Ветер забился, перекричав хихиканье реки, высоко подняв брызги над камнями, и вместе с ветром усилилась яркость реки. Каждый водоворот, каждое моментальное пятно пены, каждый напряженный мускул потока сверкал и ослеплял, словно под Коланджело что-то кипело. Он миновал середину и пошел ровнее, увереннее с каждым шагом, не поддаваясь порывам ветра. Ближе к воротам ветви гнулись и качались, шевеля тени, заставляя их скользить вперед-назад над грязью, словно черная пленка. Весь мир казался в движении, атомы земли и воздуха в состоянии волнения, и когда Коланджело скользнул мимо последних нескольких камней, я понял, что-то неестественное есть во всем этом сверкающем движении. Формы предметов расплывались... коротко, на мельчайшую долю секунды, их края дробились, рассыпаясь в трепещущие точки тьмы и света, в пуантилистскую дисперсию реальности. Я подумал, что воображаю это, что я эмоционально перегружен, но эффект становился все более отчетливым. Я взглянул на Черни и на Совет. Она были как всегда отсутствующие, с очевидностью не взволнованные - но что означало их отсутствие реакции, видели ли они то, что видел я и оставались не удивленными, или они видели нечто совершенно иное, я не мог определить.

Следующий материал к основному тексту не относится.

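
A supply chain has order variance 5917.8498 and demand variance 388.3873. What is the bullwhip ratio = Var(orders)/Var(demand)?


BW = 5917.8498 / 388.3873 = 15.2370

15.2370


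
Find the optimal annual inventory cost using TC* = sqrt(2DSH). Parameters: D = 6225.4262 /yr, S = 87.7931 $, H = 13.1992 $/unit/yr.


2*D*S*H = 14428031.3947
TC* = sqrt(14428031.3947) = 3798.4249

3798.4249 $/yr


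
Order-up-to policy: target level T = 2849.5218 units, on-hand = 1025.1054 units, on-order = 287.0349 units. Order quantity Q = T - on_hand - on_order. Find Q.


Inventory position = OH + OO = 1025.1054 + 287.0349 = 1312.1403
Q = 2849.5218 - 1312.1403 = 1537.3815

1537.3815 units


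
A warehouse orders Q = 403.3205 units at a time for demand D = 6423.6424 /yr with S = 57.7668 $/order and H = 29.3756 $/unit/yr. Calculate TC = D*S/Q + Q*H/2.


Ordering cost = D*S/Q = 920.0456
Holding cost = Q*H/2 = 5923.8908
TC = 920.0456 + 5923.8908 = 6843.9365

6843.9365 $/yr


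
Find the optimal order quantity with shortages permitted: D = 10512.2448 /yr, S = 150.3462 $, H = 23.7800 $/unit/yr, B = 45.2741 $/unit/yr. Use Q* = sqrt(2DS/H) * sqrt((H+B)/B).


sqrt(2DS/H) = 364.5886
sqrt((H+B)/B) = 1.2350
Q* = 364.5886 * 1.2350 = 450.2698

450.2698 units


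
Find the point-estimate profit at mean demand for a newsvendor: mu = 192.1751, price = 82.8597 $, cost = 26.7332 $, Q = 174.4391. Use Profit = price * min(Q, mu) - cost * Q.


Sales at mu = min(174.4391, 192.1751) = 174.4391
Revenue = 82.8597 * 174.4391 = 14453.9715
Total cost = 26.7332 * 174.4391 = 4663.3153
Profit = 14453.9715 - 4663.3153 = 9790.6561

9790.6561 $


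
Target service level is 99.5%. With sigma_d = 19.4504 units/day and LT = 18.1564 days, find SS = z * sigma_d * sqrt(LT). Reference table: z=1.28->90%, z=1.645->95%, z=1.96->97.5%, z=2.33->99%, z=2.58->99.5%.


From the table, SL = 99.5% corresponds to z = 2.58
sqrt(LT) = sqrt(18.1564) = 4.2610
SS = 2.58 * 19.4504 * 4.2610 = 213.8273

213.8273 units


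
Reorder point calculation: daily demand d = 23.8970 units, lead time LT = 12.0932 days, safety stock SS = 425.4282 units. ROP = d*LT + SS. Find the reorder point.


d*LT = 23.8970 * 12.0932 = 288.9912
ROP = 288.9912 + 425.4282 = 714.4194

714.4194 units


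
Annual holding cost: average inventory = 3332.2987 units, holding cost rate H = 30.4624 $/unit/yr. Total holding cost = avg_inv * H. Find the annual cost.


Cost = 3332.2987 * 30.4624 = 101509.8159

101509.8159 $/yr


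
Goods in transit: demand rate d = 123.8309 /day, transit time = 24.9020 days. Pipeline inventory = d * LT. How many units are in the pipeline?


Pipeline = 123.8309 * 24.9020 = 3083.6371

3083.6371 units


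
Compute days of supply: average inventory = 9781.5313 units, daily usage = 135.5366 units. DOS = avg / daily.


DOS = 9781.5313 / 135.5366 = 72.1689

72.1689 days


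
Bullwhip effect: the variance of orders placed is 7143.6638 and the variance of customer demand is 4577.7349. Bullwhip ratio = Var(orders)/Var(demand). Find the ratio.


BW = 7143.6638 / 4577.7349 = 1.5605

1.5605


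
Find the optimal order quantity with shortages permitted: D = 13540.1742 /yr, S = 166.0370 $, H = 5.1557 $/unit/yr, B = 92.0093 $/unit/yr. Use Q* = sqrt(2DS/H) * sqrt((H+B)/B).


sqrt(2DS/H) = 933.8685
sqrt((H+B)/B) = 1.0276
Q* = 933.8685 * 1.0276 = 959.6764

959.6764 units


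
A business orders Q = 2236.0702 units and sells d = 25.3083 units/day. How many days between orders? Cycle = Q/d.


Cycle = 2236.0702 / 25.3083 = 88.3532

88.3532 days


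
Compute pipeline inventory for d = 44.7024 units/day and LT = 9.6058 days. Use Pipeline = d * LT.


Pipeline = 44.7024 * 9.6058 = 429.4023

429.4023 units


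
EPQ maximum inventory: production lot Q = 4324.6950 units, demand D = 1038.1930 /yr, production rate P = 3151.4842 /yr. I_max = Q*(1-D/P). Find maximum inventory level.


D/P = 0.3294
1 - D/P = 0.6706
I_max = 4324.6950 * 0.6706 = 2900.0113

2900.0113 units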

Коланджело испустил крик - триумфа, я полагаю. Он достиг берега и стоял с воздетым кулаком. Песок под его ногами был возбужденно поблескивающей отмелью, а за его спиной темный берег как-то по особенному танцевал, формы деревьев распадались в ритмы зеленых и черных точек, река - в поток яростной нереальности. Как он мог не замечать? Он снова закричал и махнул нам оскорбительным жестом. Я понял, что его контуры мерцают, его тюремная одежда расплывается в пятно. Все вокруг него теряло свою индивидуальность, сливаясь с окружением, сглаживаясь в недифференцированный фон. Было невозможно отличить водяные брызги от сверкающих течений воздуха. Ветер стал еще сильнее, меньше напоминая ветер в ревущем течении, чем поток какой-то фундаментальной космической силы, звук самого времени, отозванного от канвы человеческих событий, самой энтропии, смерти электронов, и когда Коланджело побежал вверх на берег под полог леса, он буквально слился с фоном, растворился, вещество его тела перетекло, чтобы быть поглощенным вибрирующим полем, в котором ни одна различимая форма еще не расцвела. Мне показалось, что я слышу его крик. При всем ревущем грохоте я не мог быть уверен, однако он исчез. Это я понял наверняка. Мир за воротами пристройки исчез тоже, его отдельные формы растворились в электрическое отсутствие дрожащих черных, зеленых и серебряных пылинок, бездонных и пронизанных огнем белого шума, словно телевизор, включенный на канал, где сигнал потерян.